Melesatnya QRIS dan Penumpang Gelap
Transaksi pembayaran dengan metode QRIS kini tak asing lagi. Namun, di tengah akseptansi masyarakat yang tinggi, muncul kasus QRIS palsu. Apa yang harus dilakukan masyarakat dan pedagang?
Kasus penyalahgunaan QRIS di masjid-masjid Jakarta yang terungkap pekan lalu bisa menyurutkan antusiasme masyarakat yang saat ini tinggi untuk bertransaksi dengan QRIS.
Meski transaksi digital dari telepon genggam ini masih seumur jagung, perkembangannya sangat pesat. Otoritas berwenang harus bisa mengantisipasi dan menutup celah yang memberi peluang munculnya ”penumpang gelap” yang berpotensi merugikan masyarakat.
Sejak diluncurkan pada 17 Agustus 2019, penetrasi sistem pembayaran digital lewat kode respons cepat standar Indonesia (quick response Indonesian standard/QRIS) ini kini sudah ke seluruh provinsi di Indonesia. Bahkan, QRIS sudah bisa digunakan untuk bertransaksi di negara tetangga di kawasan ASEAN.
Baik pedagang (merchant) maupun konsumen sadar menjadi bagian dalam inovasi digitalisasi sistem pembayaran. Upaya pemerintah untuk memperluas penggunaan QRIS bersambut dengan kebutuhan masyarakat yang mengedepankan kecepatan dan kemudahan dalam bertransaksi.
Belum genap berusia empat tahun, jumlah pedagang yang menggunakan QRIS sebagai alternatiif alat pembayaran telah meningkat empat kali lipat. Berdasarkan data dari Bank Indonesia, pada 2020, baru 5,8 juta pedagang yang menggunakan QRIS. Per Februari 2023, jumlahnya sudah mencapai 24,9 juta.
Volume dan nilai transaksi dengan QRIS ini pun meningkat eksponensial. Volume transaksi pada 2020 baru tercatat sekitar 17,5 juta kali transaksi. Per Februari 2023, transaksinya sudah naik enam kali lipat menjadi 121,8 juta transaksi. Sementara nilai transaksi pada periode yang sama meningkat lebih besar, yaitu hampir sepuluh kali lipat, dari Rp 1,18 triliun menjadi Rp 12,28 triliun.
Peningkatan jumlah pedagang, volume, dan nilai transaksi dengan QRIS ini tidak lepas dari pengenalan dan promosi sistem pembayaran digital ini kepada masyarakat Indonesia yang jumlahnya besar.
Pengguna transaksi dengan QRIS sudah mencapai 28,8 juta orang (2022).

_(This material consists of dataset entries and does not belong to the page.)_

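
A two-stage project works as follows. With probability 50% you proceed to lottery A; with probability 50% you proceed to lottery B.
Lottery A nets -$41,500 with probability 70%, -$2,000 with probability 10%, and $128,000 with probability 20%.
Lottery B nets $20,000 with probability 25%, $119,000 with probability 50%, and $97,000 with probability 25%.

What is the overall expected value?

$42,550

EV(A) = 0.7 × (-41500) + 0.1 × (-2000) + 0.2 × 128000 = -29050 − 200 + 25600 = -3650
EV(B) = 0.25 × 20000 + 0.5 × 119000 + 0.25 × 97000 = 5000 + 59500 + 24250 = 88750
Overall = 0.5 × (-3650) + 0.5 × 88750 = -1825 + 44375 = 42550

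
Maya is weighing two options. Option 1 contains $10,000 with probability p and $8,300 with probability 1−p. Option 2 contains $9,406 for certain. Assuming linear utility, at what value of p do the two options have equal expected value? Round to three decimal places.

p = 0.651

p·10000 + (1−p)·8300 = 9406
1700p + 8300 = 9406
p = (9406 − 8300) / 1700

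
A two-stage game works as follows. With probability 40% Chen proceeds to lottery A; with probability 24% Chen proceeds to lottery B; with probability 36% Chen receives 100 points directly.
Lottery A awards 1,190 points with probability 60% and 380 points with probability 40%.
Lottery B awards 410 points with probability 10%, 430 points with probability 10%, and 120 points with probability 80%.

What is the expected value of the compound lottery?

425.6 points

EV(A) = 0.6 × 1190 + 0.4 × 380 = 714 + 152 = 866
EV(B) = 0.1 × 410 + 0.1 × 430 + 0.8 × 120 = 41 + 43 + 96 = 180
Branch C: 100 (certain)
Overall = 0.4 × 866 + 0.24 × 180 + 0.36 × 100 = 346.4 + 43.2 + 36 = 425.6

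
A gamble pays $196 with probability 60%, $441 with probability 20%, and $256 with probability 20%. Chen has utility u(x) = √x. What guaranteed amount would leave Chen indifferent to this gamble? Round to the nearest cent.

E[u] = 0.6·√196 + 0.2·√441 + 0.2·√256 = 0.6·14 + 0.2·21 + 0.2·16 = 15.8
CE = (15.8)² = 249.64

$249.64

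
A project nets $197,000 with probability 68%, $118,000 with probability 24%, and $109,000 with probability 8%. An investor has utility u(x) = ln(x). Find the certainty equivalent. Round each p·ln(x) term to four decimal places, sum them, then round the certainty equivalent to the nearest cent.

E[u] = 0.68·ln(197000) + 0.24·ln(118000) + 0.08·ln(109000) = 8.2899 + 2.8028 + 0.9279 = 12.0206
CE = e^12.0206 ≈ 166142.31

$166,142.31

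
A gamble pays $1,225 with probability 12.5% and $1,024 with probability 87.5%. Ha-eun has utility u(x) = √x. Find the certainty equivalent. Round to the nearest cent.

$1,048.14

E[u] = 0.125·√1225 + 0.875·√1024 = 0.125·35 + 0.875·32 = 32.375
CE = (32.375)² = 1048.140625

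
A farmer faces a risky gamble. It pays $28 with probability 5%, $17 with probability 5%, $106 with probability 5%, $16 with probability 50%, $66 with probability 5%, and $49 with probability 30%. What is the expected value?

$33.55

EV = 0.05 × 28 + 0.05 × 17 + 0.05 × 106 + 0.5 × 16 + 0.05 × 66 + 0.3 × 49 = 1.4 + 0.85 + 5.3 + 8 + 3.3 + 14.7 = 33.55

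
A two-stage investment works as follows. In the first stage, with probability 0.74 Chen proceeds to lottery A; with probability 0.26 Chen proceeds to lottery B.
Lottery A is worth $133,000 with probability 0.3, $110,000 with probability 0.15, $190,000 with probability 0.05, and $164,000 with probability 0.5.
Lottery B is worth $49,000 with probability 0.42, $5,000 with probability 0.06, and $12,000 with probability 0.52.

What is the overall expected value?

$116,497.20

EV(A) = 0.3 × 133000 + 0.15 × 110000 + 0.05 × 190000 + 0.5 × 164000 = 39900 + 16500 + 9500 + 82000 = 147900
EV(B) = 0.42 × 49000 + 0.06 × 5000 + 0.52 × 12000 = 20580 + 300 + 6240 = 27120
Overall = 0.74 × 147900 + 0.26 × 27120 = 109446 + 7051.2 = 116497.2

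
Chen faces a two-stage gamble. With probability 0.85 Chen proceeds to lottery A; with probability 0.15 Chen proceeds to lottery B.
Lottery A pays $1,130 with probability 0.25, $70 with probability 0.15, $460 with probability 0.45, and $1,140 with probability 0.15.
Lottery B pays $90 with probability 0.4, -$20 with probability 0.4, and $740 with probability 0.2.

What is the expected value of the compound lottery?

$596.75

EV(A) = 0.25 × 1130 + 0.15 × 70 + 0.45 × 460 + 0.15 × 1140 = 282.5 + 10.5 + 207 + 171 = 671
EV(B) = 0.4 × 90 + 0.4 × (-20) + 0.2 × 740 = 36 − 8 + 148 = 176
Overall = 0.85 × 671 + 0.15 × 176 = 570.35 + 26.4 = 596.75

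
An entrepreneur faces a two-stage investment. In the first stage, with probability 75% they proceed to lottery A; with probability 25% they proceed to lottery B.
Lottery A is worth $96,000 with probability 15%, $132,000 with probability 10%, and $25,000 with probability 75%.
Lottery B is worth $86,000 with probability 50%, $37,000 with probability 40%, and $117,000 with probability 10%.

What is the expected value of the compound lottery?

$52,137.50

EV(A) = 0.15 × 96000 + 0.1 × 132000 + 0.75 × 25000 = 14400 + 13200 + 18750 = 46350
EV(B) = 0.5 × 86000 + 0.4 × 37000 + 0.1 × 117000 = 43000 + 14800 + 11700 = 69500
Overall = 0.75 × 46350 + 0.25 × 69500 = 34762.5 + 17375 = 52137.5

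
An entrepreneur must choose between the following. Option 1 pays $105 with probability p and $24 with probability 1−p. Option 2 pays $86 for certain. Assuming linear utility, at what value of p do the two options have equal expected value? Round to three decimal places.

p = 0.765

p·105 + (1−p)·24 = 86
81p + 24 = 86
p = (86 − 24) / 81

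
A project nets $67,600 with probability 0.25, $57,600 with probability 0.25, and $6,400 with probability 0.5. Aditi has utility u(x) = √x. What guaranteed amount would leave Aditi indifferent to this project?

$27,225

E[u] = 0.25·√67600 + 0.25·√57600 + 0.5·√6400 = 0.25·260 + 0.25·240 + 0.5·80 = 165
CE = (165)² = 27225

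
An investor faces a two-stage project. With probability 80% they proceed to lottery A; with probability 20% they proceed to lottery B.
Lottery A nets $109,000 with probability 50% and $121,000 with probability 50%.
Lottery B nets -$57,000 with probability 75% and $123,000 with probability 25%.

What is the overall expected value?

$89,600

EV(A) = 0.5 × 109000 + 0.5 × 121000 = 54500 + 60500 = 115000
EV(B) = 0.75 × (-57000) + 0.25 × 123000 = -42750 + 30750 = -12000
Overall = 0.8 × 115000 + 0.2 × (-12000) = 92000 − 2400 = 89600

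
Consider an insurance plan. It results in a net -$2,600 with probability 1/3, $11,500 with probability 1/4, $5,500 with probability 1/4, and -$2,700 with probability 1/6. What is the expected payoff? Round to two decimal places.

$2,933.33

EV = 1/3 × (-2600) + 1/4 × 11500 + 1/4 × 5500 + 1/6 × (-2700) = -866.6667 + 2875 + 1375 − 450 = 2933.3333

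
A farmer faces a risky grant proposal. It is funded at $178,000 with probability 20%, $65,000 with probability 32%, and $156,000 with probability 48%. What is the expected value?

EV = 0.2 × 178000 + 0.32 × 65000 + 0.48 × 156000 = 35600 + 20800 + 74880 = 131280

$131,280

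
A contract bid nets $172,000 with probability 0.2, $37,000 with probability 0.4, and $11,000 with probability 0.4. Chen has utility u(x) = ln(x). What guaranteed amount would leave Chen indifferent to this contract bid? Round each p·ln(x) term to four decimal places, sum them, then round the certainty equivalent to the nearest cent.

E[u] = 0.2·ln(172000) + 0.4·ln(37000) + 0.4·ln(11000) = 2.4110 + 4.2075 + 3.7223 = 10.3408
CE = e^10.3408 ≈ 30970.80

$30,970.80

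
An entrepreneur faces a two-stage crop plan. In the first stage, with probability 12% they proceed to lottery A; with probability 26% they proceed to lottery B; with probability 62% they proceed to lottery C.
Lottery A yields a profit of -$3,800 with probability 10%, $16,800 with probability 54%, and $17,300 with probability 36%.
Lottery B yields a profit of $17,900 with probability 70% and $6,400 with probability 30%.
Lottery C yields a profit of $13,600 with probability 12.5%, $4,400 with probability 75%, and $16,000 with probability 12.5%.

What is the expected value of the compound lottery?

$9,887.40

EV(A) = 0.1 × (-3800) + 0.54 × 16800 + 0.36 × 17300 = -380 + 9072 + 6228 = 14920
EV(B) = 0.7 × 17900 + 0.3 × 6400 = 12530 + 1920 = 14450
EV(C) = 0.125 × 13600 + 0.75 × 4400 + 0.125 × 16000 = 1700 + 3300 + 2000 = 7000
Overall = 0.12 × 14920 + 0.26 × 14450 + 0.62 × 7000 = 1790.4 + 3757 + 4340 = 9887.4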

Sumber dana yang digunakan untuk transaksi QRIS antara lain uang elektronik, rekening tabungan, dan kartu kredit yang diselengarakan oleh bank dan teknologi finansial (fintech).
Dengan persyaratan sudah memiliki rekening tabungan atau kartu kredit, jika jumlah penduduk usia 20 tahun ke atas di Indonesia tahun 2022 ada sekitar 187,4 juta orang, maka sebanyak satu dari enam penduduk kelompok dewasa adalah pengguna QRIS. Per Februari 2023, jumlah pengguna QRIS naik lagi menjadi 30,87 juta orang.
Dilihat dari sebarannya, pengguna QRIS di Indonesia masih terkonsentrasi di Pulau Jawa (71,6 persen). Pengguna QRIS di Pulau Sumatera porsinya baru 16,5 persen. Sementara di tiga gugus pulau lainnya, yakni Kalimantan, Bali-Nusa Tenggara, dan Sulawesi-Maluku-Papua masing-masing dengan porsi di bawah 5 persen.
Baca juga: Kejahatan Mengintai dari Kode QRIS di Sejumlah Masjid
Peluang UMKM
Dilihat dari kriteria pedagang yang menyediakan fasilitas QRIS untuk alternatif pembayaran selain dengan uang tunai dan kartu bagi pelanggannya, kelompok usaha mikro, kecil, dan menengah (UMKM) lebih mendominasi (89 persen). UMKM menjadi target pemerintah untuk pengembangan QRIS bukan tanpa alasan.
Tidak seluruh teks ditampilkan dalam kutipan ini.